AMD fuses graphics and x86

Upon formally completing its merger with ATI this morning, AMD announced its Fusion program, a plan to deliver starting in late 2008 a range of combined CPU and graphics processors for everything from consumer systems for emerging markets to desktops, laptops and servers. An AMD release suggested the company will tap both its proprietary coherent HyperTransport and PCI Express to link the chips to co-processors and other devices.

Intel tried and failed to merge the x86 and graphics for low cost consumer PCs with its Timna years ago. Via had minimal success with its integrated x86 CPUs.

AMD appears to have broader market targets with Fusion than either rival. But all those targets--high end gaming, low end consumer and technical computing-- are pretty much niche markets in computing.

So my question, dear blog commentors, is can AMD make money on welding together graphics and x86 multi-core processors? I'd love to hear your opinions backed up with lively detail! --rbm

1 comment:

Anonymous said...

AMD and Intel are both counting on Moore's Law to enable cost effective SoC or at least highly integrated solutions (e.g. Torenza based). The acquisition of ATI enables AMD to create co-processors that naturally and transparently enable workloads to be accelerated in ways not possible before.
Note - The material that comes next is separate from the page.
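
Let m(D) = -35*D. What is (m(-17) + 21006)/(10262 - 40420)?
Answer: -21601/30158 ≈ -0.71626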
Due to the high volume of ATI GPU, AMD can integrate this functionality into processors knowing they already have a good handle of the required functionality while putting forth lower cost solutions.

Intel should not be counted out here as they are the fab process kings and they too have hired many GPU designers to give them an edge albeit without spending billions (perhaps they are finally learning from their mistakes yet the Nvidia take over rumor persists).

The question isn't whether AMD can make money - that is clear. The question isn't whether it will be HT or PCI Express - both will be used. The question is whether AMD can create products that are interesting to and will be relevant to consumers. With the world becoming so mobile and the third world requiring ultra low cost (see MIT not Intel for a glimmer) systems, is AMD's strategy one that will matter to the masses. Sure they'll have the niche gamers or the server compute farms but will that lead to profits and enough volume to feed the ever rising fab cost?